In my day('65) AND was X, OR was +, which at the time seemed a bit counterintuitive.
Have they changed symbols on me ?

power = notM_stop X ((A X B X C) + (M_start))

looks to me like it still takes three states to define M - start, stop or defer to ABC. That takes two bits which leaves one possible state unused.
But I'm rusty - corrections welcome. You guys may be able to streamline around that unused fourth state and save a bit.

old jim, and feeling it.

I think I'm older than you and I agree with you. I see it as implented easily with three spst and one single pole triple throw switch. But with boolean algebra you need a start switch override and a stop switch override and you have to decide which oveerride takes precedence if they are both active.

 

[NascentOxygen]

Jim, besides what you recall, there is another common convention.

A large V denotes OR

an inverted V is AND (^ is the closest match on the keyboard)

an omitted symbol is also understood to be AND

 

[jim hardy]

Thanks N O !

LC Thanks

A 3 position SPDT switch with center off gives the 3 states
If they're separate switches one has to decide in hardware which gets preference, as you said.
That causes a lot of trouble for beginner programmers - when his program encounters a stuck switch contact implying an impossible condition, the program mustn't crash.

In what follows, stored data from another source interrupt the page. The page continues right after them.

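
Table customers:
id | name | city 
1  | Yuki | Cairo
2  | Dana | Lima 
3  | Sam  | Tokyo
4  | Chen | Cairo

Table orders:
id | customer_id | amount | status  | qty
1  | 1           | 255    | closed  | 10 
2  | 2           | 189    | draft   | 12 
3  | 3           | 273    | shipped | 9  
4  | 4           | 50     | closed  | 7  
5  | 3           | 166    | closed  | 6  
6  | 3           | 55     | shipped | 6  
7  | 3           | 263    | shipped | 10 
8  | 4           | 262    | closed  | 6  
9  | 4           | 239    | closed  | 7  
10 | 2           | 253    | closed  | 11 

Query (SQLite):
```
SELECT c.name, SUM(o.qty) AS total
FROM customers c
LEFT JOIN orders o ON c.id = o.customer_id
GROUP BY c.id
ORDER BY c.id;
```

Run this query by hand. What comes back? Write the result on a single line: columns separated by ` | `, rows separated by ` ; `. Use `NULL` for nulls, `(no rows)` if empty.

LEFT JOIN keeps every customers row; unmatched ones get NULL for orders columns.
Group by customers.id and compute SUM(o.qty). SUM over an all-NULL group is NULL.
  1: ids {1} → SUM(o.qty)=10
  2: ids {2, 10} → SUM(o.qty)=23
  3: ids {3, 5, 6, 7} → SUM(o.qty)=31
  4: ids {4, 8, 9} → SUM(o.qty)=20

Yuki | 10 ; Dana | 23 ; Sam | 31 ; Chen | 20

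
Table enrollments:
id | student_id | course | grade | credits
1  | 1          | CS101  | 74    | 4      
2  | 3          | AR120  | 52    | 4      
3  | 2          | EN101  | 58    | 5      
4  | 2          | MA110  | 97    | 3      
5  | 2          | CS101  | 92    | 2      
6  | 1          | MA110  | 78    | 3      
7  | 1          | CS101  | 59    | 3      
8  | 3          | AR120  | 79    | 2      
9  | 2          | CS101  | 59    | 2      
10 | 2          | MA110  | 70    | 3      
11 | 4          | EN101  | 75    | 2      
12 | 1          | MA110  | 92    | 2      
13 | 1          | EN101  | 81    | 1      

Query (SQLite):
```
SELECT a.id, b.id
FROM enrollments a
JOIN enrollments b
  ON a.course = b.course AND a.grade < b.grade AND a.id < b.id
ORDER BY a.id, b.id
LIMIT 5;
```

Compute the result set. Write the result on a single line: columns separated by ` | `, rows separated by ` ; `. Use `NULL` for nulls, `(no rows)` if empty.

1 | 5 ; 2 | 8 ; 3 | 11 ; 3 | 13 ; 6 | 12

Pairs (a,b) with same course, a.grade < b.grade, a.id < b.id.
course groups: AR120:{2,8} CS101:{1,5,7,9} EN101:{3,11,13} MA110:{4,6,10,12}
Ordered by (a.id, b.id); first 5.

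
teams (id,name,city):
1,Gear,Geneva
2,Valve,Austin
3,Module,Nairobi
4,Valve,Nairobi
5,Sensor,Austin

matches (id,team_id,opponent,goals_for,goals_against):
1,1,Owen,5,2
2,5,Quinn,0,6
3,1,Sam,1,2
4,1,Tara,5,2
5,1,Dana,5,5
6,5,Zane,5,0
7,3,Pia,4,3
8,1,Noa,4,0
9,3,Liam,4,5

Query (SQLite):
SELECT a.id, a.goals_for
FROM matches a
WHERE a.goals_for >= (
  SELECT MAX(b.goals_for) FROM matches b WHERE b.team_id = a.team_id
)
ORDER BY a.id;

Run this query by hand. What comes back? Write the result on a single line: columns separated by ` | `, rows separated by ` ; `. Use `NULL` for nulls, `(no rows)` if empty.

For each matches row a, compute MAX(goals_for) over rows sharing a.team_id.
Keep row a if a.goals_for >= that per-group MAX.
  team_id=1: MAX(goals_for) = 5
  team_id=3: MAX(goals_for) = 4
  team_id=5: MAX(goals_for) = 5

1 | 5 ; 4 | 5 ; 5 | 5 ; 6 | 5 ; 7 | 4 ; 9 | 4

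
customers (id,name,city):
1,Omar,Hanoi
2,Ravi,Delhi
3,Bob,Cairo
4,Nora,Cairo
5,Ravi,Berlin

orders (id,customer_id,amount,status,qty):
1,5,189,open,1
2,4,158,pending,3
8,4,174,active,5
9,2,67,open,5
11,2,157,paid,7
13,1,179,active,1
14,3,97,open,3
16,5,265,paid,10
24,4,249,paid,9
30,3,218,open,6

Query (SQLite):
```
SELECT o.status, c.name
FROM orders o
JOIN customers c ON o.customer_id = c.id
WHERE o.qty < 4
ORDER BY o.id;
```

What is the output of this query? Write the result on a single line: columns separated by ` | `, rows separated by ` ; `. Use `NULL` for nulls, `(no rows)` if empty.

open | Ravi ; pending | Nora ; active | Omar ; open | Bob

Each orders row matches the customers row where customer_id = customers.id.
Then keep rows with o.qty < 4.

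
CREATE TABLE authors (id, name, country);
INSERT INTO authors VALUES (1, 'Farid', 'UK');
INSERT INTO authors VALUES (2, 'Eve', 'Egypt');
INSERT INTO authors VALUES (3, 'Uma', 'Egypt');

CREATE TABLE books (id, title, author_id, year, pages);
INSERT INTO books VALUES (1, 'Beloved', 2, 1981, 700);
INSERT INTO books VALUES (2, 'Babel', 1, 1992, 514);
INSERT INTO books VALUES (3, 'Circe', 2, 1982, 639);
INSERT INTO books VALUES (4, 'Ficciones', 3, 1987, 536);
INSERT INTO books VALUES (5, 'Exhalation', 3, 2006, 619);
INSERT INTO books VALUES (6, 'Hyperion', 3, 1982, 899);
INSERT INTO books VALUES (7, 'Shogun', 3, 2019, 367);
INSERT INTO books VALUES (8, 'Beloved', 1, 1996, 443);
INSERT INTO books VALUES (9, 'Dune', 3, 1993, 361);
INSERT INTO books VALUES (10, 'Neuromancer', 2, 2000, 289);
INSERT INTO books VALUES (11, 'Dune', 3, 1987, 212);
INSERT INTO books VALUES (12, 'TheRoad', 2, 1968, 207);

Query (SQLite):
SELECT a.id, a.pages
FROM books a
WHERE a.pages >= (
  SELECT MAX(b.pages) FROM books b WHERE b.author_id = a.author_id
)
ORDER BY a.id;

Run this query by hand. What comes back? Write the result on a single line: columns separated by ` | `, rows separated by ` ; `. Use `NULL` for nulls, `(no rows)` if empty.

For each books row a, compute MAX(pages) over rows sharing a.author_id.
Keep row a if a.pages >= that per-group MAX.
  author_id=1: MAX(pages) = 514
  author_id=2: MAX(pages) = 700
  author_id=3: MAX(pages) = 899

1 | 700 ; 2 | 514 ; 6 | 899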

You've been there too, i see...

old jim

 

[meBigGuy]

Hold down ABC and power is applied. Hold down ABC and M and no power
Don't hold down ABC and hold down M and power is applied.

What ever ABC does, pressing M reverses it. IF ABC has it on, pressing M turns it off. If ABC has it off, Pressing M turns it on.

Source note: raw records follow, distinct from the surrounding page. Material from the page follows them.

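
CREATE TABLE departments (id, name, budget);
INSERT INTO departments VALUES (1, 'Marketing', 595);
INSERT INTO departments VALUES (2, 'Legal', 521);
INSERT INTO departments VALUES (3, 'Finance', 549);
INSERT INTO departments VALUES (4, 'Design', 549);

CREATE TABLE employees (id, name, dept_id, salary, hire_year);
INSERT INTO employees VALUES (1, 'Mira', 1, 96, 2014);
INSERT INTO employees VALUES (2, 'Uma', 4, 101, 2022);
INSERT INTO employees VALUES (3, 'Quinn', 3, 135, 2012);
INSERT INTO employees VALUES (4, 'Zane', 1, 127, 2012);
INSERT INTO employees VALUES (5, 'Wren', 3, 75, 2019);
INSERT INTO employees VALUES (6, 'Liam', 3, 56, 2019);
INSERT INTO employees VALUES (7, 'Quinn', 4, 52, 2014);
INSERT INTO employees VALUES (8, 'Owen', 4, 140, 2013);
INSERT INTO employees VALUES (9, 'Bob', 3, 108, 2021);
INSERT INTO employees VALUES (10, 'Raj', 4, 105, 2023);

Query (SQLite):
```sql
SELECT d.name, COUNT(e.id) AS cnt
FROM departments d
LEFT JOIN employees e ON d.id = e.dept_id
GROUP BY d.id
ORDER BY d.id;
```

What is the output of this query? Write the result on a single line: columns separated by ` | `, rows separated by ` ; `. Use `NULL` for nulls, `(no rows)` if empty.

Marketing | 2 ; Legal | 0 ; Finance | 4 ; Design | 4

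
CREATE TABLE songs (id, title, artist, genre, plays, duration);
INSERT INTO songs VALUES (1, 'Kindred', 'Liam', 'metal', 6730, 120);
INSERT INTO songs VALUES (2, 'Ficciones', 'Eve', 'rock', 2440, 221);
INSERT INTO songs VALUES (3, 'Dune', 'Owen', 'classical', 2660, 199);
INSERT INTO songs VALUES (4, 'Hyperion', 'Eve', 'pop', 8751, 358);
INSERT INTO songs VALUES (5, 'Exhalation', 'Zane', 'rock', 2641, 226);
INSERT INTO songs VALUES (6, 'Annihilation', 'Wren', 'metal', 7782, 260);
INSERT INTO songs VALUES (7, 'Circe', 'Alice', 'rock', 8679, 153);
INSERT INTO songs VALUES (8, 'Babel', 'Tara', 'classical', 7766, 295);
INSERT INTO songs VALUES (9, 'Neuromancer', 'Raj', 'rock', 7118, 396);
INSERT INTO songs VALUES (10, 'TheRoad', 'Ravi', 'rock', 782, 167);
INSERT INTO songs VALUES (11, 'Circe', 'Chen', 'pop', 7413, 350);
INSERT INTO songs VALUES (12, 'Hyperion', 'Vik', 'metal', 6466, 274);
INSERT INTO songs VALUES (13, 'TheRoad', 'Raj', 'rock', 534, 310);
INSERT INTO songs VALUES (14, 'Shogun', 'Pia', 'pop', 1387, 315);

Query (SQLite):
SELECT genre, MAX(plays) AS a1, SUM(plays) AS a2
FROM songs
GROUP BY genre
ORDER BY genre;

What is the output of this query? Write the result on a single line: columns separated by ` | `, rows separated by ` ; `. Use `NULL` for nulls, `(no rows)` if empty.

classical | 7766 | 10426 ; metal | 7782 | 20978 ; pop | 8751 | 17551 ; rock | 8679 | 22194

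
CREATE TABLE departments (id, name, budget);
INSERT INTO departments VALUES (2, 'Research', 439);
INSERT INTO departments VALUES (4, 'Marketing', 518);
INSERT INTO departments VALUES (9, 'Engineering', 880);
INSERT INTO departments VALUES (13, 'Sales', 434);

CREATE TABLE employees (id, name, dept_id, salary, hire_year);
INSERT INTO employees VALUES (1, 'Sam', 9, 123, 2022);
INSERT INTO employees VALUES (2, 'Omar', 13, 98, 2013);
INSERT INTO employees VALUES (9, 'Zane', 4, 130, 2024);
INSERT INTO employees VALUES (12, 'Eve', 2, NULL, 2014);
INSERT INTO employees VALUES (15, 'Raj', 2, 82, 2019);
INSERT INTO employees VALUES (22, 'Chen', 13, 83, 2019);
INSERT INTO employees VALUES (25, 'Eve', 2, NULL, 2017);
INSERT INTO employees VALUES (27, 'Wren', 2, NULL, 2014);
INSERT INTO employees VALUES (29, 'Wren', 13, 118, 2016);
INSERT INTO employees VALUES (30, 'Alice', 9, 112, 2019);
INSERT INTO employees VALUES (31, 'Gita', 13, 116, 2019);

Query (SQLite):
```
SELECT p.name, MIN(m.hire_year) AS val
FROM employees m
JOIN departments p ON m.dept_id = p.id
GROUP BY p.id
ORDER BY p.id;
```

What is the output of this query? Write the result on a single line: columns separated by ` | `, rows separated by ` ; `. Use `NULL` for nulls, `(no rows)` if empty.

Join each employees row to its departments via dept_id.
Group joined rows by departments.id; compute MIN(m.hire_year) per group.
  2: ids {12, 15, 25, 27} → MIN(m.hire_year)=2014
  4: ids {9} → MIN(m.hire_year)=2024
  9: ids {1, 30} → MIN(m.hire_year)=2019
  13: ids {2, 22, 29, 31} → MIN(m.hire_year)=2013

Research | 2014 ; Marketing | 2024 ; Engineering | 2019 ; Sales | 2013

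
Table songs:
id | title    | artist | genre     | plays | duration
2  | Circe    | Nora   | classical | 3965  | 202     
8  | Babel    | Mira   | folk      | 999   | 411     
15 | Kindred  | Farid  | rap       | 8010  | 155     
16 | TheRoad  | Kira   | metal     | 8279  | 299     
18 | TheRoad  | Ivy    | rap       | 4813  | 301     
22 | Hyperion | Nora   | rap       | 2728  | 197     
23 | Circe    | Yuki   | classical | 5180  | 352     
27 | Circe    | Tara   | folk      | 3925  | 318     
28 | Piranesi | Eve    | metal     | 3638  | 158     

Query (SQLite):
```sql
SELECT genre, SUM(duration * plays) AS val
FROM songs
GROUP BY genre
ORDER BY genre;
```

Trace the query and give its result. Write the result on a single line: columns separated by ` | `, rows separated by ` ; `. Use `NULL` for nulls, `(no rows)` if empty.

For each row compute duration * plays.
Group by genre; take SUM of the expression per group.
  classical: ids {2, 23} → SUM(duration * plays)=2624290
  folk: ids {8, 27} → SUM(duration * plays)=1658739
  metal: ids {16, 28} → SUM(duration * plays)=3050225
  rap: ids {15, 18, 22} → SUM(duration * plays)=3227679

classical | 2624290 ; folk | 1658739 ; metal | 3050225 ; rap | 3227679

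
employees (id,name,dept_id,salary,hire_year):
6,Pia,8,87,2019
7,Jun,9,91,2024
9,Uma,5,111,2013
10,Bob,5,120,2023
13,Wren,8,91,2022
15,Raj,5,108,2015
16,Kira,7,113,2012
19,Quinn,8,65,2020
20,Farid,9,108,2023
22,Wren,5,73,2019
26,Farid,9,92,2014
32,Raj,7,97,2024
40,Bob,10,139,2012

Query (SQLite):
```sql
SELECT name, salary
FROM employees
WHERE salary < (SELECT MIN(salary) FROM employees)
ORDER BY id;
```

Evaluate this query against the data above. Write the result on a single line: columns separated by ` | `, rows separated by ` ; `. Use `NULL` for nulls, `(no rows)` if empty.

(no rows)

Scalar subquery: MIN(salary) over all employees rows = 65.
Keep rows where salary < that value.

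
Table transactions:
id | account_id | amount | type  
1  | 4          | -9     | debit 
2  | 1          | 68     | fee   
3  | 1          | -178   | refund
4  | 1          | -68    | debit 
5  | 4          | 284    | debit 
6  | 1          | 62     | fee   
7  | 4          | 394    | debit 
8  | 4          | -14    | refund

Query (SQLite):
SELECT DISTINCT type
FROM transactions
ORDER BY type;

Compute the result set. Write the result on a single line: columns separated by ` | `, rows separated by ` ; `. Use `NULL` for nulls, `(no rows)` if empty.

debit ; fee ; refund

Collect distinct type values from transactions.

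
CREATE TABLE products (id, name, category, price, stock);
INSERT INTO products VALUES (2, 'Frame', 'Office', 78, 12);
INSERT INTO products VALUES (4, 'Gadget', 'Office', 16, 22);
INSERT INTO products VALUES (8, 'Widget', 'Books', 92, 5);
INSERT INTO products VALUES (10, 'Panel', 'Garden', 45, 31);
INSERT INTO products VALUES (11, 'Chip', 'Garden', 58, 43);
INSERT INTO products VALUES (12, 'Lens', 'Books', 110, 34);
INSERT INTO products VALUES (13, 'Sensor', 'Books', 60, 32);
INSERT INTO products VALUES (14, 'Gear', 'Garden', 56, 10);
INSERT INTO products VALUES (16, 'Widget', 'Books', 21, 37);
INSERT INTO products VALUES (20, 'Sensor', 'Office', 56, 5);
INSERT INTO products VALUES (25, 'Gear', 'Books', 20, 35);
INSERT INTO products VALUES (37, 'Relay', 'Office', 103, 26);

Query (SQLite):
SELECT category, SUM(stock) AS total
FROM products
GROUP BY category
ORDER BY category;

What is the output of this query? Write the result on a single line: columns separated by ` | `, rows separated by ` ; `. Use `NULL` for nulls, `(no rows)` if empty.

Books | 143 ; Garden | 84 ; Office | 65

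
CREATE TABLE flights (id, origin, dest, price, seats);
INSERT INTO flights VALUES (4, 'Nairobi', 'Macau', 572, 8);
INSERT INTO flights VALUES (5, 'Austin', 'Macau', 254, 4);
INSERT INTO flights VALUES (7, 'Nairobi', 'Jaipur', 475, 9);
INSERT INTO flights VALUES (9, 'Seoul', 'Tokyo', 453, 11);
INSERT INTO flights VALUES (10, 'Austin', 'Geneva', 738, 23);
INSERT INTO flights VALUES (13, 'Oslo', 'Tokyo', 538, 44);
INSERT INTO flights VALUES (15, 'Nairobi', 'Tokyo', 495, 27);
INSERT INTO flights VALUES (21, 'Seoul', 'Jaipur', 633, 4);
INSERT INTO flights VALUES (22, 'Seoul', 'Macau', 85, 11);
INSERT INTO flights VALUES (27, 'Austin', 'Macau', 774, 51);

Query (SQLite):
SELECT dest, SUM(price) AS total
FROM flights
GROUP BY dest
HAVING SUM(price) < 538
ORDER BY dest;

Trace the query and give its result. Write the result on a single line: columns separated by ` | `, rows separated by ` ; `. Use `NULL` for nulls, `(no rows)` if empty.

(no rows)

Partition flights by dest; compute SUM(price) within each group.
HAVING: keep groups where SUM(price) < 538.
  Geneva: ids {10} → SUM(price)=738
  Jaipur: ids {7, 21} → SUM(price)=1108
  Macau: ids {4, 5, 22, 27} → SUM(price)=1685
  Tokyo: ids {9, 13, 15} → SUM(price)=1486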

Standard notation for Verilog is & = AND, | = OR, ~ = bitwise inversion, ^ = XOR, ! = logical inversion.

So the answer is (A&B&C) ^ M

4 SPDT switches connected as I described.

Don't think of M as a momentary switch that permanently reverses the state of the system when momentarily pressed. It is a switch that reverses the state WHILE pressed.

 

[jim hardy]

Gotcha, M B G .

OP didn't say whether motor was to continue running after started by an override.
So that meets the stated requirement.

...but a manual override can start and stop it (M)...

What happens if ABC changes state while M is pressed ?
EDIT: add
When i tell something to stop i expect it to stay stopped until granted permission to restart.

 

[.Scott]

Just a question if you had to write a boolean expression for a problem like this,

A motor requires three conditions ABC to be high to start, but a manual override can start and stop it (M) what is the expression for Z

so Z = ABC... how would you incorporate the override switch.

As you may have gathered, there's a problem with the statement of the problem.
If the problem is truly Boolean, then all of the variables should be binary states. However, the manual override can "start or stop" the motor - which suggests three states: idle (or auto), start, or stop.

"meBigGuy"s solution (Z = (A&B&C) ^ M, below) provides a semantically correct answer to the problem - as you exactly stated it. But I wonder if that is really the problem that was asked of you or that was intended to be asked of you.

Standard notation for Verilog is & = AND, | = OR, ~ = bitwise inversion, ^ = XOR, ! = logical inversion.

So the answer is (A&B&C) ^ M

 

[meBigGuy]

In order to do a state oriented system the states and transitions must be exactly defined.

For example, if you press M to shut the system off (while ABC==true), does pressing it again cause it to restart? (in other words, does M always toggle the system?).

Or, do you have to go through ABC== false before you can turn it back on?

Or, if you press M to turn it off while ABC is true, does ABC== false then ABC=true turn it back on?

Or, if you press M to turn it on, does ABC true then false turn it off?

One simple rule is to resample the state whenever any condition is changed? But then, if M is pressed the same time as ABC goes true, does the system go on or off.

Draw the state diagram and I can write the verilog.